Frank P. Doyle was no fool, though. He knew that a bridge across the Bay would not only provide market security to farmers, but would also increase tourist traffic, all the way to the Oregon border. The Redwood Highway was another of Doyle’s projects, which today contributes greatly to Sonoma County’s billion dollar tourist industry. No wonder he became known as “The Father of the Golden Gate Bridge.”

This was no empty title. Doyle headed the first meeting to formalize planning and construction of the bridge, drawing 300 people from the North Bay counties. Oh, and San Francisco was represented, too.

LEBARON: But they got these counties to agree, which was staggering, considering that in 1929 everything went south. And they were still able to start the bridge, to start construction. And as you know, the bridge came in – what was it? Under budget?

SHORT: It’s uh – the phrase I like is: It came in – it was completed on time, under budget, and it still works!

LEBARON: (laughs) Yeah, that’s it exactly. Say that – find something else that you can say that about!

Doyle was the first civilian to cross the bridge by car when it opened in 1937. And he participated in the “ribbon cutting” – which actually involved blow torches burning through thick chains – to officially open the bridge to traffic.

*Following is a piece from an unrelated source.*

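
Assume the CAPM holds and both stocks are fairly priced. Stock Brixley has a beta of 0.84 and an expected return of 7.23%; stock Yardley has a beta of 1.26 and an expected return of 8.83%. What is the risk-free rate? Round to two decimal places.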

And while there was no ceremony involved, the members of the Golden Gate Bridge and Highway District elected to name the access road on the San Francisco side of the bridge “Doyle Drive” to honor this civic and business leader for his efforts in making the project a reality.

Today, while the replacement work is informally referred to as “the Doyle Drive reconstruction,” the project’s website states that “Doyle Drive has been re-envisioned as the “Presidio Parkway.” 

Yet, officials insist, there are no plans to change the name. But how would that be received north of the bridge, if it happened?

LEBARON: Oh! I think there would be a lot of, kind of mild outrage ... probably led by – led by – by me! (laughs) I don’t know about outraged, but we’d be disappointed.    

That decision will likely be made before 2014, the year that the redesign of the Presidio Parkway – uh, I mean Doyle Drive – is projected for completion.

And if there is an official change some day, the Doyle Drive name will still live on, north of the bridge. Santa Rosans have their own “Doyle Drive,” which leads to Doyle Park – another community asset made possible by the Father of the Golden Gate Bridge.

In Santa Rosa, I’m Steven Short for Crosscurrents.